Crossroads is Franzen's sixth novel and the first in the A Key to All Mythologies trilogy, which will follow the lives of three generations of a Midwest family as they "navigate the political and social crosscurrents of the past 50 years". Alongside it's Bookseller pick, the title was selected as an Observer Book of the Week by critic Tim Adams, who called it a "testament to Franzen’s authorial habits of empathy, his curiosity about the lives of others, his efforts in a land of cliché to add twists to easy assumptions".
Over in the Telegraph, James Walton gave Franzen's latest a five star review, claiming the novel was his best yet: "Here, he goes back to family-anatomising basics and the result is possibly his richest and most satisfying (or, if you prefer, best) novel so far."
The Sunday Times' Claire Lowdon gave the title a mixed review: "I’m seduced by the granular characterisation but repelled by much of the prose... At the end I felt as you do about a slightly disappointing Netflix series.
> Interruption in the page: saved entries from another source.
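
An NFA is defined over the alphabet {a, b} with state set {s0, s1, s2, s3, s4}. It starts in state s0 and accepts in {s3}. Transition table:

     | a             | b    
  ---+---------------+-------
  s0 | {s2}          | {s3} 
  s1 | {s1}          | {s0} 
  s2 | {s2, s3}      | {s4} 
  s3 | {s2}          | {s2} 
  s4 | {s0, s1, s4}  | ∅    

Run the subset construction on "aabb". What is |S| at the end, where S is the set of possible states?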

Yes, it’s a time-drain, but I know the characters now, so I might as well watch series two and three."
Finally, in the Daily Mail, Stephanie Cross agreed with Lowdon, noting that Franzen's "talents as a comic storyteller are such that his capacious tales are a treat to get lost in. This one is no exception", but by the end, her interest in character Russ Hildebrandt was "largely exhausted".
In non-fiction, Lucy Burns' memoir Larger Than an Orange (Chatto) impressed critics and was given a four star review by the Telegraph's Lucy Scholes who heralded it as a "pro-choice memoir about the messy reality of abortion" which "cleverly captures the weight of the convergence of choice and responsibility in an imperfect, unfair world".
In the Sunday Times, Laura Hackett was also impressed, dubbing the memoir a "visceral account of an abortion" that is "praiseworthy not only for the conversations it will spark, but for its beautiful prose, emotional intensity and unabashed complexity".